Air gaps can function in networks that don't need to have much data coming in or out. This used to be the case for industrial controls systems and maybe weapons systems. But even when I've talked with industrial control systems experts on it, they recommended against it, because the gap will be plugged due to operational necessities whether you like it or not. Often it ends up being dirty USB drives bypassing your security that you have no control over. I strongly believe that the volume of external data processing needed by AI research means airgapping is impractical.
If someone has enough IT skills to get an entry-level position, I would encourage them to take that route. If they don't, then I would nudge them towards a degree that both will help to motivate them and to gain a credential to help them get in the door.
The problem might come down to security being nuanced, complex, hard to measure, needing to be tied to the mission to be effective - so it often requires a lot of judgement . In my experience it's easy for contractors to apply the same cookie-cutter security they've always done, and miss the point.
Two real examples that may be illustrative:
An company with altruistic goals wanted to reduce the risk of a compromise that could prevent them from achieving the mission, so they hired contractors to support cybersecurity. The contractors recommended working on security policy and set to work on it. One of the benefits of policy is demonstrating security compliance, so that other businesses are comfortable buying your services. The policies were designed along these lines, even though sales wasn't the true motivation for security, and was out of touch with the organisation's culture. For example, staff were told that they had to follow it for the good of the company, including "don't be the reason [company] loses a sale".
The company's motivation and culture was explained clearly to the contractors. But it's unusual for an organisation to care about their mission more than money, and common for companies to pretend, so I can understand why the contractors had a hard time understanding.
Another example of disconnect is that many companies and security professionals explicitly do not attempt to defend against nation state attacks, and ignore external harms. I talked to a sucessful cybersecurity professional (CISO at a large tech company) about the security difficulties faced by AI startups and the damage that could be done to the world by the leak of powerful technologies. One of their recommendations was for AI labs to get cyber insurance so they would be financially protected against a compromise. I argued that this doesn't protect against a foreign state brainwashing its citizens with a large language model, and they agreed, but their initial reaction was that the AI lab can't get sued over that anyway. In fairness I don't believe they were callous - just not used to thinking about risks beyond company suceess and survival.

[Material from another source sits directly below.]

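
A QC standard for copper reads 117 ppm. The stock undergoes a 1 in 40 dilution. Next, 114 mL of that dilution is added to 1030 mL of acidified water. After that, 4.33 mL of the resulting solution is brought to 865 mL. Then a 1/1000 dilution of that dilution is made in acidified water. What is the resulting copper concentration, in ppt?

1.46 ppt

Overall dilution factor = 40 × 10.04 × 199.8 × 1000 = 8.02 × 10⁷.
117 ppm / 8.02 × 10⁷ = 1.46 × 10⁻⁶ ppm = 1.46 ppt.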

Different contractors may be better, and there may be some out there that 'get' it, but it's an added difficulty when it's already hard to get and vet information security expertise.
I think it can work to hire contractors for specific technical tasks that require a high amount of expertise and not as much mission judgement, e.g. deploy a security product.
I don't believe the issue is limited to information security - I rememberTara discussing the difficulty of outsourcing financial accounting.
I think you're right here. It tends to be senior people who have that capability, and there's not enough of them in the industry. What makes this especially hard for us is that EAs tend to be younger and early to mid-career.